Conversas revelam estratégia coordenada
As mensagens recuperadas do celular de Jair Bolsonaro, apreendido em operação, mostram que pai e filho, com apoio de Malafaia, planejavam pressionar o Supremo Tribunal Federal. O período analisado — entre 13 de junho e 18 de julho de 2025 — coincidiu com a crise do “tarifaço” de 50% imposto por Donald Trump sobre produtos brasileiros.
O pastor surge como peça-chave: sugeria horários estratégicos para postagens contra o STF, estimulava Bolsonaro a desobedecer decisões judiciais e defendia abertamente o aumento da pressão sobre ministros. Em uma das mensagens mais explícitas, escreveu: “Tem que pressionar o STF dizendo que se houver uma anistia ampla e total, a tarifa vai ser suspensa. A questão da tarifa é justiça e liberdade, não econômica”.

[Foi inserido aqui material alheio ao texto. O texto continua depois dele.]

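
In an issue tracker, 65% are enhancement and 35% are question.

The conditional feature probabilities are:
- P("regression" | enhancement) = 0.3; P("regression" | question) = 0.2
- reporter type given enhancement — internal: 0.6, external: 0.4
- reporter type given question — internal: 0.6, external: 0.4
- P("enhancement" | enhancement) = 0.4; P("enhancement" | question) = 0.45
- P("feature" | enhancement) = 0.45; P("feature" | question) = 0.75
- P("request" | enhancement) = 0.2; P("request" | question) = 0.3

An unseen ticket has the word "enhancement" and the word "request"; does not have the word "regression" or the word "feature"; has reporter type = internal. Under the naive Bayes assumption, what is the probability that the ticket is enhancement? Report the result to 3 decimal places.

enhancement: 0.65 × (1−0.3) × 0.6 × 0.4 × (1−0.45) × 0.2 = 0.012012
question: 0.35 × (1−0.2) × 0.6 × 0.45 × (1−0.75) × 0.3 = 0.00567
P(enhancement | x) = 0.012012 / 0.017682 ≈ 0.679

0.679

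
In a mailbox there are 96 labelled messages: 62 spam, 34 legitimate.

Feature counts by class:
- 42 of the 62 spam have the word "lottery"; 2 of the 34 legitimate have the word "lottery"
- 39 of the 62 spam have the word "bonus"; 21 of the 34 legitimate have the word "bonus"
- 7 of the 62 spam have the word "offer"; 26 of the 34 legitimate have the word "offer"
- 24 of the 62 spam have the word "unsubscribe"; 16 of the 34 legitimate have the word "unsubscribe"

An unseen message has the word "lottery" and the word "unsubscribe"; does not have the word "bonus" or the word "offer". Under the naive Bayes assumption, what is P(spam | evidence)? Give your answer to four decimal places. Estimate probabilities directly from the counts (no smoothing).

spam: (62/96) × (42/62) × (23/62) × (55/62) × (24/62) ≈ 0.055732
legitimate: (34/96) × (2/34) × (13/34) × (8/34) × (16/34) ≈ 0.000882014
P(spam | x) = 0.055732 / 0.056614014 ≈ 0.9844

0.9844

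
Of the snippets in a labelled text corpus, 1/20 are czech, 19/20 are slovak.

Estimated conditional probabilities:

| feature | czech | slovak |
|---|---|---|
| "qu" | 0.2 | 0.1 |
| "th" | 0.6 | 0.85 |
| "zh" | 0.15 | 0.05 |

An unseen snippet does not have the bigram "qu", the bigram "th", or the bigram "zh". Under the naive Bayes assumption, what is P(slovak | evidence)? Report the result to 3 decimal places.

czech: 0.05 × (1−0.2) × (1−0.6) × (1−0.15) = 0.0136
slovak: 0.95 × (1−0.1) × (1−0.85) × (1−0.05) = 0.1218375
P(slovak | x) = 0.1218375 / 0.1354375 ≈ 0.900

0.900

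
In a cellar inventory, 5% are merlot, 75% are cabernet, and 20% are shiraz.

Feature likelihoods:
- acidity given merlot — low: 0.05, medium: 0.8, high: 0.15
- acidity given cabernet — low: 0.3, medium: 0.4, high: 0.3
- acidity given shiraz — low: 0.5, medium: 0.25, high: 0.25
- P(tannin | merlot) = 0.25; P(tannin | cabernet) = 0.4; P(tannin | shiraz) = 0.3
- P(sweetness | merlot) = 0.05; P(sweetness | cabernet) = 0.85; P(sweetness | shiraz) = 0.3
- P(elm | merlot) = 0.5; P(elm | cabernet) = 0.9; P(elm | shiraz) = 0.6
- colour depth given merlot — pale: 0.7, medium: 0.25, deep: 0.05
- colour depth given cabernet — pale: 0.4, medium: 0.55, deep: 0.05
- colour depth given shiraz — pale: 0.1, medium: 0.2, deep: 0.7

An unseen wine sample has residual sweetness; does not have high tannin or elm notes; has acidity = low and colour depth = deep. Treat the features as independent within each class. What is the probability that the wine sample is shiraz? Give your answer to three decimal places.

merlot: 0.05 × 0.05 × (1−0.25) × 0.05 × (1−0.5) × 0.05 = 0.00000234375
cabernet: 0.75 × 0.3 × (1−0.4) × 0.85 × (1−0.9) × 0.05 = 0.00057375
shiraz: 0.2 × 0.5 × (1−0.3) × 0.3 × (1−0.6) × 0.7 = 0.00588
P(shiraz | x) = 0.00588 / 0.00645609375 ≈ 0.911

0.911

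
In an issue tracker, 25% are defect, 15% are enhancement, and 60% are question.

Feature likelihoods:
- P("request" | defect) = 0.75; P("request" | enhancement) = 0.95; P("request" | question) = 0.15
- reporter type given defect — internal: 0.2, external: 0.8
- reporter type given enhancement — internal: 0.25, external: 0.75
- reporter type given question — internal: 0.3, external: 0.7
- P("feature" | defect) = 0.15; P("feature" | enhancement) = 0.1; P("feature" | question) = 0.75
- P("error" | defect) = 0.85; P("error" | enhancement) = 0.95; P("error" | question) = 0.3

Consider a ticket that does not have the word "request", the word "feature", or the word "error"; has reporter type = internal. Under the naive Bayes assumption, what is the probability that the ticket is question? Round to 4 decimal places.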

Tensões e ataques pessoais
O relatório também trouxe à tona as tensões internas no núcleo bolsonarista. Eduardo Bolsonaro atacou duramente o pai, chamando-o de “ingrato do caralho” ao considerar que Jair não reagia de forma firme às medidas dos EUA. Já Malafaia desferiu críticas contra Eduardo, chamando-o de “babaca” e “inexperiente”. Apesar disso, afirmou que não exporia publicamente o deputado “em consideração a Bolsonaro”.
Conexões internacionais
A investigação revelou contatos diretos entre Bolsonaro e Martin de Luca, advogado ligado à Trump Media e à plataforma Rumble. De Luca atuava em processos contra o ministro Alexandre de Moraes nos EUA e, segundo a PF, trocava informações e até redigia textos para Bolsonaro publicar nas redes sociais.
Outro dado relevante foi a descoberta de uma minuta de pedido de asilo político ao presidente argentino Javier Milei, salva no celular de Bolsonaro desde fevereiro de 2024. O documento, de 33 páginas, alegava perseguição política e trazia até erros de grafia no nome do presidente argentino, escrito como “Miliei”. Para os investigadores, a existência desse arquivo comprova intenção de fuga.

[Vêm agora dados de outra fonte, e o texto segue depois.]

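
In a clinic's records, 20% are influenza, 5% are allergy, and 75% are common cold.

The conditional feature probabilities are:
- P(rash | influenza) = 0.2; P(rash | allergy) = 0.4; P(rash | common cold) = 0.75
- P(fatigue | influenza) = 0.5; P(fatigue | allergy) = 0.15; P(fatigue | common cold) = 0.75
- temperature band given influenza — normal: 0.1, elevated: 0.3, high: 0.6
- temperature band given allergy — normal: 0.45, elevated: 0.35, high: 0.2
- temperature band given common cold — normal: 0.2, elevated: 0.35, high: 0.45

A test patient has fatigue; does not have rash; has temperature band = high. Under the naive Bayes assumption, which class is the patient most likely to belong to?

influenza: 0.2 × (1−0.2) × 0.5 × 0.6 = 0.048
allergy: 0.05 × (1−0.4) × 0.15 × 0.2 = 0.0009
common cold: 0.75 × (1−0.75) × 0.75 × 0.45 = 0.06328125
Highest score → common cold.

common cold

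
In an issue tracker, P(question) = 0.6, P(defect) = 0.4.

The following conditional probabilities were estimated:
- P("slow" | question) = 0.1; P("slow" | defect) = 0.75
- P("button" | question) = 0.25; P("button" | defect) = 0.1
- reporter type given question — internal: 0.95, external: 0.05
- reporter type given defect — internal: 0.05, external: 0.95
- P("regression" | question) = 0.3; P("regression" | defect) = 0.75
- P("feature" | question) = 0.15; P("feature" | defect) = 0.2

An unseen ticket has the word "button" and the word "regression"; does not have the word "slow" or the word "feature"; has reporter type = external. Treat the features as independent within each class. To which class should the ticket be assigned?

defect

question: 0.6 × (1−0.1) × 0.25 × 0.05 × 0.3 × (1−0.15) = 0.00172125
defect: 0.4 × (1−0.75) × 0.1 × 0.95 × 0.75 × (1−0.2) = 0.0057
Highest score → defect.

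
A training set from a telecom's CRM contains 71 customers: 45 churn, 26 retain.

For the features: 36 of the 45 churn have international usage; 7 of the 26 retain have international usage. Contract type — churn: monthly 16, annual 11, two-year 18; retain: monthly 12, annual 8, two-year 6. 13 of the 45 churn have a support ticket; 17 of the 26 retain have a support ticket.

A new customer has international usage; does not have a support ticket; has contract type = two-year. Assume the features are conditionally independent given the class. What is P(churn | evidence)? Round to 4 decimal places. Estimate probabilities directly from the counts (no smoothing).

churn: (45/71) × (36/45) × (18/45) × (32/45) ≈ 0.144225
retain: (26/71) × (7/26) × (6/26) × (9/26) ≈ 0.00787566
P(churn | x) = 0.144225 / 0.15210066 ≈ 0.9482

0.9482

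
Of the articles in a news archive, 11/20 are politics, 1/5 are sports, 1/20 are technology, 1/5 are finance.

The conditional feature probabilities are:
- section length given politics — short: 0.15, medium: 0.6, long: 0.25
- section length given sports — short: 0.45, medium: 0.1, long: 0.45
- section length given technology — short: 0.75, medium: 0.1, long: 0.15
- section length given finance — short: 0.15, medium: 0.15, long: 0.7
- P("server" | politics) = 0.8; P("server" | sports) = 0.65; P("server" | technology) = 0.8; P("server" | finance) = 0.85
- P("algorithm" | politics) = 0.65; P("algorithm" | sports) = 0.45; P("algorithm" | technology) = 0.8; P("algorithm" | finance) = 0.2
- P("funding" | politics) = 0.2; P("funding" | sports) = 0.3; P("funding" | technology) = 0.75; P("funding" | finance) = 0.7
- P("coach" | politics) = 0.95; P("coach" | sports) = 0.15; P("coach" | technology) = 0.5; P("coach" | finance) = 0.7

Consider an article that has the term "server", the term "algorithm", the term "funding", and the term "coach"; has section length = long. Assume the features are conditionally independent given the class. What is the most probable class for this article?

politics

politics: 0.55 × 0.25 × 0.8 × 0.65 × 0.2 × 0.95 = 0.013585
sports: 0.2 × 0.45 × 0.65 × 0.45 × 0.3 × 0.15 = 0.001184625
technology: 0.05 × 0.15 × 0.8 × 0.8 × 0.75 × 0.5 = 0.0018
finance: 0.2 × 0.7 × 0.85 × 0.2 × 0.7 × 0.7 = 0.011662
Highest score → politics.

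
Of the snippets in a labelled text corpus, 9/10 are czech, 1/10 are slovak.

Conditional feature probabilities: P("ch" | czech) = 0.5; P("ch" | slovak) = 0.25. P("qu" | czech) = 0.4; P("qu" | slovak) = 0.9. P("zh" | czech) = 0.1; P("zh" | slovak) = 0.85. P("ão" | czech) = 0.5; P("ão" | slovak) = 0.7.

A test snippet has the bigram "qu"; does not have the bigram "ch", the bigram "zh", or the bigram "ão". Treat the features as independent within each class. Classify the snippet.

czech: 0.9 × (1−0.5) × 0.4 × (1−0.1) × (1−0.5) = 0.081
slovak: 0.1 × (1−0.25) × 0.9 × (1−0.85) × (1−0.7) = 0.0030375
Highest score → czech.

czech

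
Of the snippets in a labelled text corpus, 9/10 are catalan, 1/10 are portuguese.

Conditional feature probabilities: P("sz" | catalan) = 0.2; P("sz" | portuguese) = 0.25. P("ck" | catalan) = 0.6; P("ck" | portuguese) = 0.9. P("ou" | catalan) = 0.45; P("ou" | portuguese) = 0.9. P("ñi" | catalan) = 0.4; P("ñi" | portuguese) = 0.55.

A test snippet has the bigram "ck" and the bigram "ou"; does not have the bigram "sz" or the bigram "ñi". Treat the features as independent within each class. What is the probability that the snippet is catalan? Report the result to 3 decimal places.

catalan: 0.9 × (1−0.2) × 0.6 × 0.45 × (1−0.4) = 0.11664
portuguese: 0.1 × (1−0.25) × 0.9 × 0.9 × (1−0.55) = 0.0273375
P(catalan | x) = 0.11664 / 0.1439775 ≈ 0.810

0.810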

Descumprimento de medidas judiciais
O relatório documentou ainda que Jair Bolsonaro descumpriu medidas cautelares impostas pelo STF, como continuar usando WhatsApp, manter contato com investigados e delegar postagens a terceiros. Walter Braga Netto também violou restrições ao retomar contato com o ex-presidente apenas um dia após ser proibido, utilizando um novo número de celular.

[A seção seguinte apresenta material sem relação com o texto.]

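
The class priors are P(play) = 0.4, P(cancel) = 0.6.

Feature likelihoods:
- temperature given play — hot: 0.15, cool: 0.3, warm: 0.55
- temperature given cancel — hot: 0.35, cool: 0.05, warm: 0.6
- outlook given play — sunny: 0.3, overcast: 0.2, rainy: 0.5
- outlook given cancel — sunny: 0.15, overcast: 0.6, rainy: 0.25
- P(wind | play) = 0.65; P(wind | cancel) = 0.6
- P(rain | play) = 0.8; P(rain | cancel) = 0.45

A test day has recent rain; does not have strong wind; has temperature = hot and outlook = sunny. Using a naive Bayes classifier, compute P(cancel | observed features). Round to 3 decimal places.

play: 0.4 × 0.15 × 0.3 × (1−0.65) × 0.8 = 0.00504
cancel: 0.6 × 0.35 × 0.15 × (1−0.6) × 0.45 = 0.00567
P(cancel | x) = 0.00567 / 0.01071 ≈ 0.529

0.529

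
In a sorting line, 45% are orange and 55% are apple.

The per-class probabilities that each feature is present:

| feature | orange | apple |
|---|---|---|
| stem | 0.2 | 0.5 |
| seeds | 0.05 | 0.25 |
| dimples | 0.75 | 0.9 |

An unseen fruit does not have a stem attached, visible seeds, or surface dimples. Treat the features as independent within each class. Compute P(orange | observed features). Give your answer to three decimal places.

orange: 0.45 × (1−0.2) × (1−0.05) × (1−0.75) = 0.0855
apple: 0.55 × (1−0.5) × (1−0.25) × (1−0.9) = 0.020625
P(orange | x) = 0.0855 / 0.106125 ≈ 0.806

0.806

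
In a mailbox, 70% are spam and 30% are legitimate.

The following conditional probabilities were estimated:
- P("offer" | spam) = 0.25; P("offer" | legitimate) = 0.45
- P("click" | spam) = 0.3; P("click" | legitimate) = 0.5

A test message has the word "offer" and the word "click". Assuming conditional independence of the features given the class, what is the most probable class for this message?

legitimate

spam: 0.7 × 0.25 × 0.3 = 0.0525
legitimate: 0.3 × 0.45 × 0.5 = 0.0675
Highest score → legitimate.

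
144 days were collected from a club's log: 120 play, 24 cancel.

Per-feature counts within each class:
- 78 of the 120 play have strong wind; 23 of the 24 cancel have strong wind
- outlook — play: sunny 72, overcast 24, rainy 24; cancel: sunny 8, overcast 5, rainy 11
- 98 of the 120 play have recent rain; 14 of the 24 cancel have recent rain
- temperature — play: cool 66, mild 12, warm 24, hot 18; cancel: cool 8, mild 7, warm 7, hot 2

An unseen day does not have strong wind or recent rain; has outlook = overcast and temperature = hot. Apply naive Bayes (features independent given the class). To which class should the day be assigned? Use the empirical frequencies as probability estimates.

play

play: (120/144) × (42/120) × (24/120) × (22/120) × (18/120) ≈ 0.00160417
cancel: (24/144) × (1/24) × (5/24) × (10/24) × (2/24) ≈ 0.0000502347
Highest score → play.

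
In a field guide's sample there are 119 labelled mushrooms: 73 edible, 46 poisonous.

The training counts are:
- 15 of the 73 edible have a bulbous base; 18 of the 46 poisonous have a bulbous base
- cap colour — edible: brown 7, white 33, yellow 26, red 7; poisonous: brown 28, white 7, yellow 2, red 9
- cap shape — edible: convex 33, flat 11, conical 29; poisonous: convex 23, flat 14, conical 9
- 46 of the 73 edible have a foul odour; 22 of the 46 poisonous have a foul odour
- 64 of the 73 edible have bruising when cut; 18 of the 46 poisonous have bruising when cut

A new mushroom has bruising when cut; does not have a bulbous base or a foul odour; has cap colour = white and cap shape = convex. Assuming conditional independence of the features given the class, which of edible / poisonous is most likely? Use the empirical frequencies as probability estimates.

edible

edible: (73/119) × (58/73) × (33/73) × (33/73) × (27/73) × (64/73) ≈ 0.0322969
poisonous: (46/119) × (28/46) × (7/46) × (23/46) × (24/46) × (18/46) ≈ 0.00365502
Highest score → edible.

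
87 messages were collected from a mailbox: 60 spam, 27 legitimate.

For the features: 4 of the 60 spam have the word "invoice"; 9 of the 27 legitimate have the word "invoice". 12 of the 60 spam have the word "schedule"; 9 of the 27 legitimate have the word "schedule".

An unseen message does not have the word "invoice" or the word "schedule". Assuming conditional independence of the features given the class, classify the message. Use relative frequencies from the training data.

spam

spam: (60/87) × (56/60) × (48/60) ≈ 0.514943
legitimate: (27/87) × (18/27) × (18/27) ≈ 0.137931
Highest score → spam.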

A PF conseguiu recuperar 11 áudios apagados do aparelho de Bolsonaro. Em um deles, Malafaia orientava: “Agora, presidente, é boa. Dá parabéns ao Flávio, porra. Falou certo, cacete”.
Medidas contra Malafaia
Em resposta às descobertas, o ministro Alexandre de Moraes determinou restrições a Silas Malafaia: cancelamento do passaporte, proibição de viagens internacionais, quebra de sigilos bancário, fiscal e telefônico, além da proibição de manter contato com Jair e Eduardo Bolsonaro.
Próximos passos
O relatório foi encaminhado à Procuradoria-Geral da República (PGR), que decidirá se apresenta denúncia formal contra Jair e Eduardo Bolsonaro. Moraes também deu prazo de 48 horas para Bolsonaro explicar as violações às medidas judiciais, a reiteração de condutas ilícitas e o risco de fuga apontado pela PF.
A investigação lança luz sobre a complexa dinâmica do núcleo bolsonarista: de um lado, estratégias articuladas para desafiar o Judiciário e, de outro, desentendimentos pessoais e tensões internas que fragilizavam o grupo. O relatório reforça a gravidade das acusações e marca um dos capítulos mais incisivos da apuração sobre a atuação política e judicial de Jair Bolsonaro e aliados após o fim de seu mandato.